Racism is an odious fact of history, in all nations and cultures, but the facts today in California tell a very different story. Racism, such as it is, is institutionalized to favor nonwhites in every aspect of society, hiring, admissions, and promotions. To the extent racial disparities exist in academic group achievement, it is the result of schools that have been destroyed by the teachers’ union monopoly, which has been proven to disproportionately damage schools in low-income areas. And as courageous conservatives in the black and Latino communities are asserting with increasing confidence, building wealth and income in these communities requires internal cultural change: stay married, work hard, stay in school, study marketable skills, reject drugs and alcohol and gangs. There are ample examples of communities in the United States that have overcome discrimination, or possible discrimination, and have thrived. It can be done. Take responsibility.
Finally, there is climate change, the trump card of the collectivists, played by progressive feudalists whenever they decide it’s time to end the debate and get on with their agenda. But everything the environmental extremists have done in recent years has caused harm. Suburban expansion doesn’t stop climate change, it just makes housing unaffordable. Forest “preservation” doesn’t preserve forests, it turns them into tinderboxes that are periodically obliterated by fire. Natural gas is affordable and clean, and has already allowed Americans to lower their ratio of CO2 emissions to energy consumption to the lowest of all industrialized nations. Are the Chinese and Indians going to lower their emissions? Because if they don’t, so what if Americans do? And what about nuclear power? Why is the renewables lobby shutting down Diablo Canyon?
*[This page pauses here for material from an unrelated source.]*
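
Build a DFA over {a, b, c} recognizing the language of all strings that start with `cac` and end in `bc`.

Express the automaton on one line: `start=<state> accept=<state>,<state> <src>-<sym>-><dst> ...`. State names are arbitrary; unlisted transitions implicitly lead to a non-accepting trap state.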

These are the messages that must be taken to California’s voters, without apology or equivocation. Expand suburbs along the freeway corridors into the vast rangeland of California. Build new reservoirs and restore the aqueducts. Build desalination plants up and down the California coast and keep Diablo Canyon open. Thin the forests, restore the timber industry, and build biomass power plants to turn the trimmings into clean electricity. Instead of squandering billions on the bullet train, widen the roads with smart lanes for high speed, high tech cars. Drill for natural gas in the Monterey Shale. Mine lithium in the Mojave Desert. Deregulate, so builders and business owners can spend their time, talents, and money on productive work instead of permits and fees. And launch a frontal assault on the teachers’ union by enacting school choice with vouchers parents can redeem wherever they want.
This is a contract with California that would entice everyone. This is the enlightened, empowering capitalism that delivers the broad prosperity and freedom that progressive feudalism promises but cannot possibly deliver. This is the agenda that will enable voters in California to understand that competitive abundance is a morally preferable choice. California can be affordable again without compromising environmentalist values.
California can deliver opportunity to everyone again, no matter who they are or where they came from. Americans who want to prevent the Californication of America must step up, dollar for dollar, to counter the spending of California’s public sector unions and resident billionaires.
California’s seething population, searching for answers, must realize the premises used to justify their misery rely on convenient illusions, conjured by special interests for their own gain. But the battle must be fought. Somebody has to tell them.
What is at stake in California is not just California. It is the future of America. It is the future of the world.